Autobiografía no autorizada

No me acuerdo de cuándo nací pero sí me acuerdo de cuando hice mi primer dibujo. Me estoy viendo a mi mismo en esas tardes soporíferas en el colegio con mi baby de cuadritos azules matando el tiempo garabateando en el cuaderno lo que después fue mi primera caricatura de la maestra que intentaba meterme en la cabeza el abecedario. Mi boli empezó a dibujar a mis compañeros y enseguida me pasé las horas del patio dibujando, mucho más divertido que jugar a las chapas. Marco el flaco, Luca el llorón, Francesco el gordo… ¿Me acuerdo de ellos o de sus caricaturas? ¿Estaba empezando a ver el mundo con los ojos de un caricaturista?
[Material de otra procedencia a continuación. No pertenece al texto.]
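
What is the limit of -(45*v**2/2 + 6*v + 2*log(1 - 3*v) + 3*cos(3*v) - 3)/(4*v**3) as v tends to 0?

Substitution gives 0/0 (the numerator vanishes to order 3).
Expand each term to order v^3: the coefficient of v^3 in 2·ln(1 - 3v) is -18 and in 3·cos(3v) is 0.
Lower-order terms cancel with the polynomial part, so the numerator is (-18)·v^3 + o(v^3), and the limit is (-18)/(-4) = 9/2.

9/2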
Más tarde, en la escuela de Arte, me di cuenta de que no era el único; al El Greco le pasaba lo mismo. ¿Os acordáis de cuando jugabais a los comecocos y siempre había un pesado a vuestro lado mirando cómo perdíais?; pues así era yo en la Plaza del Duomo en Florencia: una mosca cojonera revoloteando alrededor de los dibujantes que caricaturizaban a los turistas alemanes con sus sandalias con calcetines.

Unos años después fui yo el que empezó a sacarse un dinerito dibujando en las fiestas de los pueblos de alrededor. Ahí con mi novia, Paola, en nuestro Fiat 500 gris, nuestro bloc, nuestra silla de tijera y una cantidad grande de bolígrafos bic… sin tapas y mordidos. Así me pasaba yo horas y horas haciendo dibujos.

Ya en Roma, aunque no éramos Gregory Peck y Audrey Hepburn, teníamos nuestra vespa para recorrer la ciudad… Hasta tuvimos un accidente: nos caímos por culpa de los raíles del tranvía; todos los rotuladores esparcidos por el suelo. ¡Qué momento! ¡Una auténtica caricatura! Con el tiempo, mi trabajo de caricaturista me dio la posibilidad de pagarme los estudios de diseño gráfico e ilustración. Fue una época divertida.

Me encanta mi trabajo

Más tarde participé en un evento de caricaturas y después en otro y otro. Y, como pasa siempre, una cosa llevó a la siguiente; Acabé abriendo mi propia empresa: Estempore Comunicazione e Gráfica. Cuando vine a España, la empresa se vino conmigo y aquí se llama  Estempore Agencia Creativa.

Tengo que decir que me encanta mi trabajo. Soy un afortunado, aunque será por eso que trabajo más de la cuenta. Soy adicto a la ilustración y al diseño en general, lo reconozco.

Ahora simultaneo mi trabajo de diseñador y de caricaturista para eventos, tanto online (por videoconferencia) como presenciales, también para clientes que quieren tener un dibujo original a partir de una foto. Todos productos personalizados: camisetas con tu caricatura y muchos más.

Creo que la ilustración y la caricatura son algo más que un recuerdo gracioso y original; son una auténtica terapia de humor.

Recuerda que movemos al menos doce músculos al sonreír; es un buen ejercicio ¿no crees?